A week after J. Craig Venter announced success in synthesizing a genome and using it to control a self-replicating cell, he was at the microphone again, this time testifying in front of the U.S. House Committee on Energy and Commerce. Along with two other synthetic biology experts, a bioethicist, and Anthony Fauci, director of the National Institute of Allergy and Infectious Diseases, Venter navigated a generally supportive round of questions concerning the potential benefits and risks of synthetic biology. And Fauci said that the government is moving quickly to bring synthetic biology under review by two existing panels that have done a good job of monitoring cutting-edge research in the past.

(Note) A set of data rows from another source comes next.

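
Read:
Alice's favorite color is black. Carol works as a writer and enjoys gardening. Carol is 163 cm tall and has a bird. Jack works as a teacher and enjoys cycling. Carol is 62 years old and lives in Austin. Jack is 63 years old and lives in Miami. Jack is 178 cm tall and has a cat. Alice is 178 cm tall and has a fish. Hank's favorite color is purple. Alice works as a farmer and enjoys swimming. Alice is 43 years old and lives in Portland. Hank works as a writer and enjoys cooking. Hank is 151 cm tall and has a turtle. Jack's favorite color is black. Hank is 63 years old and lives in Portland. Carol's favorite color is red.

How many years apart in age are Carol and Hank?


62 vs 63, diff = 1

1


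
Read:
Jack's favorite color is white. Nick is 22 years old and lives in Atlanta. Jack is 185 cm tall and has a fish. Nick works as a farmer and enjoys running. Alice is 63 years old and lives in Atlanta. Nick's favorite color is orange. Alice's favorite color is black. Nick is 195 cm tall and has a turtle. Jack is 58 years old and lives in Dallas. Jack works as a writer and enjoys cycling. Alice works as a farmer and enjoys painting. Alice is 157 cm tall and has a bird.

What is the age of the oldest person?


Oldest: Alice at 63

63


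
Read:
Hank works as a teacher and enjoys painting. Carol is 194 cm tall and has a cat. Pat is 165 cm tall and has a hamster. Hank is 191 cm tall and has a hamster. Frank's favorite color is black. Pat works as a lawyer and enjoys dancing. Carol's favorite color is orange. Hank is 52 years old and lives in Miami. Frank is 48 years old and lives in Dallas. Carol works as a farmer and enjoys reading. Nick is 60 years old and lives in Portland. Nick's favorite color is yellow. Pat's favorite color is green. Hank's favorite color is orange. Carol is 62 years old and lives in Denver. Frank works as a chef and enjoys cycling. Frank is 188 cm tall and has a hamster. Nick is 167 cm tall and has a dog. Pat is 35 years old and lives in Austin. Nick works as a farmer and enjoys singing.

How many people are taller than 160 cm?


Taller than 160: 5

5


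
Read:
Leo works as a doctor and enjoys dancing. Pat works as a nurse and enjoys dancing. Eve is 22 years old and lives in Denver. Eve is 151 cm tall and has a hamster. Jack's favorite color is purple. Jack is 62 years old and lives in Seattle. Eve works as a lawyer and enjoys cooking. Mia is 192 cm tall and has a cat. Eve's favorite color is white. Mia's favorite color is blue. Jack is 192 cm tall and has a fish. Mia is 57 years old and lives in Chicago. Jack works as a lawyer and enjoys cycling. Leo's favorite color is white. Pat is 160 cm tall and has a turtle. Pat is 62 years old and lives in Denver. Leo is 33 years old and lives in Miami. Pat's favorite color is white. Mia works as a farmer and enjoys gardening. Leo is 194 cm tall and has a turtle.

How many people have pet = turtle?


Count: 2

2


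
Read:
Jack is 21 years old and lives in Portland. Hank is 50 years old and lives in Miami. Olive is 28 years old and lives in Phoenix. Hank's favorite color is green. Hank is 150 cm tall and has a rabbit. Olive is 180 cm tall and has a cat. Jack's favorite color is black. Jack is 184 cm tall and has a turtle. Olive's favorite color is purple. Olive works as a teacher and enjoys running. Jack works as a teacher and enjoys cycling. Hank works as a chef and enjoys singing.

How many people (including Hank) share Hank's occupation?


Hank is a chef. Count = 1

1


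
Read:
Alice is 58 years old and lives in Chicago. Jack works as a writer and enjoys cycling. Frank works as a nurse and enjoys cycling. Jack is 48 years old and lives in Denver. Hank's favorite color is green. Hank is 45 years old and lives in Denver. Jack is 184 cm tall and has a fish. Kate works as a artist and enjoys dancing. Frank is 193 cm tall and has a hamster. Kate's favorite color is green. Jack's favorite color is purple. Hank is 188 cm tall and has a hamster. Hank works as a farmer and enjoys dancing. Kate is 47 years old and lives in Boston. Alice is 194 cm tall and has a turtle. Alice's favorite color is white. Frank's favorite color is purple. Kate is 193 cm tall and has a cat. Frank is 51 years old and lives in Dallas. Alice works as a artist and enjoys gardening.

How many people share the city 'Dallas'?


Count: 1

1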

Fauci stressed the historical record. Decades of work on the genetic code and on methods of manipulating it, he said, enabled Venter and his colleagues at the J. Craig Venter Institute in Rockville, Maryland, and San Diego, California, to create a genome from scratch and use it to transform a bacterial cell. In the 1970s, prompted by the invention of recombinant DNA technology, the scientific community took steps to police itself. As a result, the National Institutes of Health (NIH) established the Recombinant DNA Advisory Committee, which oversees genetic engineering. And in the mid-1980s, the U.S. government decided the products of genetic engineering could be handled without an additional regulatory agency. In 2003, responding to concerns about biological research that could be used for civil or military purposes, NIH set up the National Science Advisory Board for Biosecurity to deal with such dual-use technology.
Although these two boards have not had jurisdiction over synthetic biology, they soon will, Fauci told the committee. NIH is currently reviewing public comments gathered last fall on guidelines for synthetic biology. He expects the new rules to be out in June. Those rules will include a voluntary program for companies that make DNA to scan orders for any sequences that could belong to small pox or other select agents that could be used by bioterrorists. He did not think additional regulations would be any more effective at deterring "nefarious" activity.